Mezcal worm tequila worm

For Akito Kawahara and his colleagues, some pictures of soft were well deserved after a long day of butterfly catching in Mexico’s Yucatan Peninsula four years ago. But just because the booze was on the table didn’t mean the job was over.

Kawahara recalls someone mentioning that a bottle of mezcal at the bar contained one of the infamous tequila worms. When the team asked the bartender about the worm for further verification, “he thought we were crazy,” says Kawahara, a lepidopterist (a person who studies moths and butterflies) at the University of Florida.

Yet a quick internet search revealed that the species of the tequila worm is not entirely clear – although its existence is fairly common knowledge among the drinking public. “There was this mystery among the scientific community about what it actually was,” says Kawahara.

Although the worm did not look like a moth larva, it was probably the larva of something; maybe a beetle or a fly, the team initially thought. Purely in the interest of science, the researchers brought home several bottles of mekal from their expedition to the peninsula and sequenced the worms’ DNA.

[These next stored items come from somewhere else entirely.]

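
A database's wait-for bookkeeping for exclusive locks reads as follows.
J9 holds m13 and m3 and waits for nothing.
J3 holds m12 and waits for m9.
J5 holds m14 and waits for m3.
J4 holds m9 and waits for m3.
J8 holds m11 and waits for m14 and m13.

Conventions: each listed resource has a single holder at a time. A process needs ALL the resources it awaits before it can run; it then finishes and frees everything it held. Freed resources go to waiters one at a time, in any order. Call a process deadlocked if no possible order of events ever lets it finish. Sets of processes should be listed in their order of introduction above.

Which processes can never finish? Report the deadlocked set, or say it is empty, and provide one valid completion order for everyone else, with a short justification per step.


No process is deadlocked.
Key observation: although several processes wait, no cycle exists — each chain bottoms out at a free runner.
A valid finishing order for the others: J9, J4, J3, J5, J8.
Check, step by step:
  J9: no waits; runs immediately, freeing m13 and m3
  J4 waits on m3 — all released -> runs and releases m9
  J3 waits on m9 — all released -> runs and releases m12
  J5 waits on m3 — all released -> runs and releases m14
  J8 waits on m14 and m13 — all released -> runs and releases m11


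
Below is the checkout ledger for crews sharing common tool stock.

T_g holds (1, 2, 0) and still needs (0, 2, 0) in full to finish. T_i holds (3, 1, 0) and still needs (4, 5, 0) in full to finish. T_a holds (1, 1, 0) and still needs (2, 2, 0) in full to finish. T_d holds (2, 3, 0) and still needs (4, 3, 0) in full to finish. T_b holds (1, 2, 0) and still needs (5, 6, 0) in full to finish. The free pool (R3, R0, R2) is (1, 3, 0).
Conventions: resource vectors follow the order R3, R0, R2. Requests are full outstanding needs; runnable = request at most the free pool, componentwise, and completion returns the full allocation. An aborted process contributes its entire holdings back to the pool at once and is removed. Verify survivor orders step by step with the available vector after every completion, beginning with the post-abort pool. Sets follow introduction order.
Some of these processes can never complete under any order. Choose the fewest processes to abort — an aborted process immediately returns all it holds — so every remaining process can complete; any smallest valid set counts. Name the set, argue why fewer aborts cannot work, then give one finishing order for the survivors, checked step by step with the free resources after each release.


Minimum abort set: T_b.
Key observation: the deadlocked T_i becomes finishable only because T_b released (1, 2, 0); it completes at step 3 below.
Minimality: the empty abort set fails — the state is deadlocked as it stands.
One survivor order: T_a, T_g, T_i, T_d. Verifying each step (post-abort pool first):
  pool = (2, 5, 0)
  run T_a (needs (2, 2, 0), free (2, 5, 0)); after release of (1, 1, 0) the pool is (3, 6, 0)
  run T_g (needs (0, 2, 0), free (3, 6, 0)); after release of (1, 2, 0) the pool is (4, 8, 0)
  run T_i (needs (4, 5, 0), free (4, 8, 0)); after release of (3, 1, 0) the pool is (7, 9, 0)
  run T_d (needs (4, 3, 0), free (7, 9, 0)); after release of (2, 3, 0) the pool is (9, 12, 0)


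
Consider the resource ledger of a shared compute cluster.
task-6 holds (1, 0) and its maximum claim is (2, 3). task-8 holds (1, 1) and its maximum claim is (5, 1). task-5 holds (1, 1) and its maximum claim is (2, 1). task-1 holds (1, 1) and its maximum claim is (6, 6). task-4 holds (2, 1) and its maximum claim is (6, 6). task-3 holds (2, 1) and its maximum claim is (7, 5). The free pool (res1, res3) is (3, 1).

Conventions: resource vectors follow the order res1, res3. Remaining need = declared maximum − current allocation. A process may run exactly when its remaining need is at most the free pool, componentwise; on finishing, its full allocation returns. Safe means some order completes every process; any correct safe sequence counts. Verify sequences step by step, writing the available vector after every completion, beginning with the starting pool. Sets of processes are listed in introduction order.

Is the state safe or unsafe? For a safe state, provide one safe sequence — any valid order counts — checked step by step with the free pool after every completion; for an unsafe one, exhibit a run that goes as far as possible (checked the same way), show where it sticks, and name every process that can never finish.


The state is UNSAFE.
Key observation: the wall is res3: completing task-5, task-8, task-6 brings the pool only to (6, 3), and all the rest need more.
Going as far as possible: task-5, task-8, task-6; after that, nothing fits. Verifying each step:
  pool = (3, 1)
  task-5 needs (1, 0) <= (3, 1) -> finishes; pool += (1, 1) = (4, 2)
  task-8 needs (4, 0) <= (4, 2) -> finishes; pool += (1, 1) = (5, 3)
  task-6 needs (1, 3) <= (5, 3) -> finishes; pool += (1, 0) = (6, 3)
  task-1 still needs (5, 5) but only (6, 3) is free — short on res3
  task-4 still needs (4, 5) but only (6, 3) is free — short on res3
  task-3 still needs (5, 4) but only (6, 3) is free — short on res3
Never able to finish: task-1, task-4 and task-3.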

Origin of the Tequila Worm

The name “tequila worm” is actually something of a misnomer. Tequila is very similar to mezcal, but the former is made only from blue agave plants mainly in and around Tequila, a city that lies between the coast of Puerto Vallarta and Guadalajara, the second most populous city in Mexico.

The famous worm is mostly found in mezcal, not tequila. But even with mezcal, not every bottle has a worm in it. “Some people think it’s just a gimmick,” says Kawahara.

To make matters even more confusing, there is also a species of butterfly called the tequila giant skipper. It probably earned this name because the species feeds on the agave plants that produce all forms of mezcal.

In the past, because of this connection, some people seem to have believed that the larvae in the mekal bottles came from the giant tequila skipper, “but that has nothing to do with that, it’s completely wrong,” confirms Kawahara.

Read more: 518-million-year-old worm reveals ancient animal ancestry

Digging Deep into the Tequila Worm Mezcal

The researchers sorted the initial worms they took home and even ordered a few more bottles available commercially in the US. But after deciding that such a difficult scientific question required more diligent research, they organized another trip to Oaxaca, the mezcal mecca in southern Mexico.

Kawahara and his colleagues visited various distilleries around the state in an effort to “understand the product,” he says. “It turned into a whole expedition.”

In total, they successfully sequenced 18 individual worms for a study published this year in PeerJ. DNA revealed that the species was indeed a moth: the agave worm moth (Comadia redtenbacheri) to be precise.

These moths, which are usually between 1.5 and 2 inches in size, lay their eggs on agave plants. After hatching, the larvae burrow into the heart of the plant, where they are relatively protected from predators.

They don’t come out again until they become moths or an agave harvester unceremoniously slices up their home for use in a mekal distillery. And while these worms often look pale in a bottle, they are much more colorful while alive.

“They’re very red, the caterpillars — they look like bright red rubber worms,” ​​says Kawahara.

Mescal worms in danger

Based on what Kawahara can tell, the worms may still have ended up in mezcal as a kind of trick: someone must have moved one of the larvae from a plant to a barrel or bottle at some point. From there it just caught on.

However, this is unfortunate for the moths. Kawahara says there is some concern that their numbers are now declining due to overfishing. “The demand is getting higher and they don’t breed the caterpillars in captivity,” he says.

Instead, mezcal distilleries pay people for them, as a form of marketing for their bottles. They’re also ground up and used in a kind of salty seasoning that has a smoky flavor, Kawahara says.

It is possible for the worms to end up in the bottles themselves—just not in a visible way. Since the worms burrow into the plant itself, some of them may be crushed in the distillation process, perhaps even flavoring the mezcal.

In the course of their vigorous research, Kawahara’s team ate several of the worms and agreed they didn’t taste very good. Still, he says, there are plenty of other people who want the chance to do their own follow-up research.

“All my students want to go on this trip,” says Kawahara.